WOODLAND, Maine — Police have evidence and a possible motive in the shooting death of a local man earlier this year, and the victim’s family has posted a $30,000 reward for information leading to the arrest and conviction of the killer.

But investigators in Aroostook County said earlier this week that they still have little information to help them solve the February slaying of Darrell Smith.

Smith, 56, was found dead inside the workshop next to his home on Thomas Road in Woodland on the evening of Feb. 6.

Smith owned and operated Smith’s Sawmill and Logging. State police said Smith was shot to death during the early afternoon hours and they believe robbery may have been the motive. The victim’s wallet remains unaccounted for and a safe was discovered missing from the residence.

Police have leads in the case, state police Detective Sgt. John Cote said Monday, and they continue to work the case “every day.”

In the weeks after the killing, investigators asked for the public’s help to locate the driver of a small, dark-colored pickup truck that was seen on Thomas Road around noon the day of the shooting. The vehicle had its hazard lights on and the hood was up, indicating the truck may have been having mechanical trouble.

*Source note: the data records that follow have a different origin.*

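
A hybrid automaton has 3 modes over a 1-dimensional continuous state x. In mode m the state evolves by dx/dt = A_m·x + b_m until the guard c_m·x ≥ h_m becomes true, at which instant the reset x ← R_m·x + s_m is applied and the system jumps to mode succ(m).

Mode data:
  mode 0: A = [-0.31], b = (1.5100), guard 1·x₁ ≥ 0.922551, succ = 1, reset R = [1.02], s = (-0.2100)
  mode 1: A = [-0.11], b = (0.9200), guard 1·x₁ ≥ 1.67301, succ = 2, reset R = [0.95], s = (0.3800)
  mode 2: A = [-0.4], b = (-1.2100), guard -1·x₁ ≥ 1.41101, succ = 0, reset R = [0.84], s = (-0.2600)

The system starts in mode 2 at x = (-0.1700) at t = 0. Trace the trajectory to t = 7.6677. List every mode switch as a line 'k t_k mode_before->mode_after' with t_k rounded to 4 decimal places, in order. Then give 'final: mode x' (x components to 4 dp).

Mode 2: guard c·x = 1.4110 hit at Δt = 1.4259 (t = 1.4259), x⁻ = (-1.4110) → reset → x⁺ = (-1.4452), jump to mode 0
Mode 0: guard c·x = 0.9226 hit at Δt = 1.5155 (t = 2.9414), x⁻ = (0.9226) → reset → x⁺ = (0.7310), jump to mode 1
Mode 1: guard c·x = 1.6730 hit at Δt = 1.1975 (t = 4.1389), x⁻ = (1.6730) → reset → x⁺ = (1.9694), jump to mode 2
Mode 2: guard c·x = 1.4110 hit at Δt = 2.8240 (t = 6.9629), x⁻ = (-1.4110) → reset → x⁺ = (-1.4452), jump to mode 0
Mode 0: flow for 0.7048 to horizon, guard not reached → x = (-0.2056)

1 1.4259 2->0
2 2.9414 0->1
3 4.1389 1->2
4 6.9629 2->0
final: 0 -0.2056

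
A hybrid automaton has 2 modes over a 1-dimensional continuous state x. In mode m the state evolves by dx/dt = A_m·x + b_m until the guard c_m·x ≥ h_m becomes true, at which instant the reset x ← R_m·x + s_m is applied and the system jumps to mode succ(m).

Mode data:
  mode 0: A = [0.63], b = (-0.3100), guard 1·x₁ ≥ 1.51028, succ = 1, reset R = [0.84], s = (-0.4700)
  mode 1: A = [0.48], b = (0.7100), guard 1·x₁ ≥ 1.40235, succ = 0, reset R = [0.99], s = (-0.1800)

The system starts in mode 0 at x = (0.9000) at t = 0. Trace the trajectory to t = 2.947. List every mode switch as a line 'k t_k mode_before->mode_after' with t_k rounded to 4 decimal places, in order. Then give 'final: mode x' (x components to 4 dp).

Mode 0: guard c·x = 1.5103 hit at Δt = 1.4519 (t = 1.4519), x⁻ = (1.5103) → reset → x⁺ = (0.7986), jump to mode 1
Mode 1: guard c·x = 1.4023 hit at Δt = 0.4898 (t = 1.9417), x⁻ = (1.4023) → reset → x⁺ = (1.2083), jump to mode 0
Mode 0: guard c·x = 1.5103 hit at Δt = 0.5583 (t = 2.5001), x⁻ = (1.5103) → reset → x⁺ = (0.7986), jump to mode 1
Mode 1: flow for 0.4469 to horizon, guard not reached → x = (1.3437)

1 1.4519 0->1
2 1.9417 1->0
3 2.5001 0->1
final: 1 1.3437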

The Smith family subsequently posted a $30,000 reward for anyone who can provide information leading to the arrest and conviction of Smith’s killer.

Thus far, however, it has yielded no new clues, Cote said on Monday.

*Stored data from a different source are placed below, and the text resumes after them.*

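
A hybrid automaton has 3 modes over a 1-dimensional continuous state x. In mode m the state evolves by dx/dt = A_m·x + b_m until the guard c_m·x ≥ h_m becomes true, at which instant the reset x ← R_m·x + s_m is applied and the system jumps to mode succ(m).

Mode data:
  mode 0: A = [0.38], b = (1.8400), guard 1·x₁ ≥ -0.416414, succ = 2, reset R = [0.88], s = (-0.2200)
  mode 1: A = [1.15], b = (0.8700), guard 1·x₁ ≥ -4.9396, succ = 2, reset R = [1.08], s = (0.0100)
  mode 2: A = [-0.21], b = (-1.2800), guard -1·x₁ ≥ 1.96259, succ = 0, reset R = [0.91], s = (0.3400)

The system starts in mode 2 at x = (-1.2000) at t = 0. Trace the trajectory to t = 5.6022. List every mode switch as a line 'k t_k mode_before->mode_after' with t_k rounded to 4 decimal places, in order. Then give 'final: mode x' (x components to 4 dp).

Mode 2: guard c·x = 1.9626 hit at Δt = 0.8064 (t = 0.8064), x⁻ = (-1.9626) → reset → x⁺ = (-1.4460), jump to mode 0
Mode 0: guard c·x = -0.4164 hit at Δt = 0.6968 (t = 1.5032), x⁻ = (-0.4164) → reset → x⁺ = (-0.5864), jump to mode 2
Mode 2: guard c·x = 1.9626 hit at Δt = 1.3687 (t = 2.8719), x⁻ = (-1.9626) → reset → x⁺ = (-1.4460), jump to mode 0
Mode 0: guard c·x = -0.4164 hit at Δt = 0.6968 (t = 3.5687), x⁻ = (-0.4164) → reset → x⁺ = (-0.5864), jump to mode 2
Mode 2: guard c·x = 1.9626 hit at Δt = 1.3687 (t = 4.9374), x⁻ = (-1.9626) → reset → x⁺ = (-1.4460), jump to mode 0
Mode 0: flow for 0.6648 to horizon, guard not reached → x = (-0.4699)

1 0.8064 2->0
2 1.5032 0->2
3 2.8719 2->0
4 3.5687 0->2
5 4.9374 2->0
final: 0 -0.4699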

Investigators continue to probe whether several safe burglaries that have taken place in Aroostook County between August 2006 and February 2008 may be linked to the crime. They also are exploring whether a recent string of burglaries could be connected to Smith’s death.

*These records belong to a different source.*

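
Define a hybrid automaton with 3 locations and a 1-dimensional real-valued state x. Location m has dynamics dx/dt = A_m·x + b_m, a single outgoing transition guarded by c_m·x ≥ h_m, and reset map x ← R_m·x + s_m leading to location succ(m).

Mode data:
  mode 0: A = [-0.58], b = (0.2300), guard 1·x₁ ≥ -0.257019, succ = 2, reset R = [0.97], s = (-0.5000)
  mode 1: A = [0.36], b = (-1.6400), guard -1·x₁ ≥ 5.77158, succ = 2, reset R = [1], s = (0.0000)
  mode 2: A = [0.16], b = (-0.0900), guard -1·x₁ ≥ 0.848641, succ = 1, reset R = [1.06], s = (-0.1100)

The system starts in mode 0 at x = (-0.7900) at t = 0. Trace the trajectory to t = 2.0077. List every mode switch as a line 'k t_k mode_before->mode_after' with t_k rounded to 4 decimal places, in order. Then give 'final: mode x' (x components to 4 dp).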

At the state police barracks in Houlton, detectives who are working on the case have created a map pinpointing 23 events — including Smith’s death — in which safes, guns, money and other items were taken in residential burglaries.

The crimes have taken place in locations spanning from Madawaska to Reed Plantation.

Cote said most of the crimes have taken place when people were not at home. People have simply arrived back home to discover they have been robbed, he said.

In the Smith case, investigators believe the killer was someone who had some knowledge of the mill, as it resembles a private residence.

Smith had no enemies, according to police, and was a “well-liked, hardworking” man. His family members and those close to him have been eliminated as suspects, he added.

In recent months, several more burglaries have taken place at town offices in Aroostook County, including locations spanning from Crystal to New Canada.

In those cases, one or more individuals have targeted the offices and other businesses by gaining entry through rear windows in an attempt to steal cash. Earlier this month, the Weston town office became the sixth town office to be broken into in recent weeks, according to police.

Thieves entered the office through the adjoining fire department and broke open a large safe and some filing cabinets, stealing several thousand dollars.

Cote said investigators are considering whether or not the recent burglaries are linked to the safe burglary spree and the Smith case.

Anyone who has information about the Smith case is asked to call the state police barracks at 800-924-2261 or Aroostook County Crime Stoppers at 800-638-8477.